Or la tâche est dantesque. Il faut déjà parvenir à collecter et identifier les données intéressantes, bien sûr, mais il faut également les contextualiser, les visualiser, les transmettre au public en évitant les abus, les déformations, les mauvaises interprétations. Ce qui importe finalement, ce n’est donc pas la donnée brute mais l’histoire qu’elle raconte et qu’elle permet de raconter. C’est pourquoi je suis allé à la rencontre de WeDoData, une agence créative dont la mission est de « faire parler les données ».

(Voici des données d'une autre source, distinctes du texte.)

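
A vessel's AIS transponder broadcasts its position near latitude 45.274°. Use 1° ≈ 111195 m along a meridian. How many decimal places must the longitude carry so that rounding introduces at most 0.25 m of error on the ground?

At 45.274° one degree of longitude covers 111195 × cos 45.274° ≈ 111195 × 0.7037 ≈ 78249.8 m.
With N decimal places the half-ulp bound is 0.5·10⁻ᴺ°, or 0.5·10⁻ᴺ × 78249.8 m on the ground.
Need 0.5 × 78249.8 × 10⁻ᴺ ≤ 0.25 → 10⁻ᴺ ≤ 6.390e-06, so N ≥ 5.19.
At 5 places the error can reach 0.391 m, but 6 places keeps it to 0.0391 m.

6 decimal places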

Par le passé, nous avions déjà remarqué quelques unes de leur production, comme Le Pariteur – une application qui permet de « changer le sexe de votre fiche de paie » et de voir quel serait votre salaire, à poste équivalent, si vous étiez de l’autre genre – ou encore Carbon Story – une expérience interactive qui raconte l’humanité à travers ses émissions de CO2, de la préhistoire à notre futur proche.

La donnée, partout

« Nous avons lancé WeDoData il y a un peu plus de six ans, quand la data était la nouvelle vague forte. Ce moment d’euphorie est passé » estime François Prosper, cofondateur de l’agence. « Aujourd’hui, nous sommes dans une phase de rationalisation de ce que la donnée peut apporter à un client, à un média. »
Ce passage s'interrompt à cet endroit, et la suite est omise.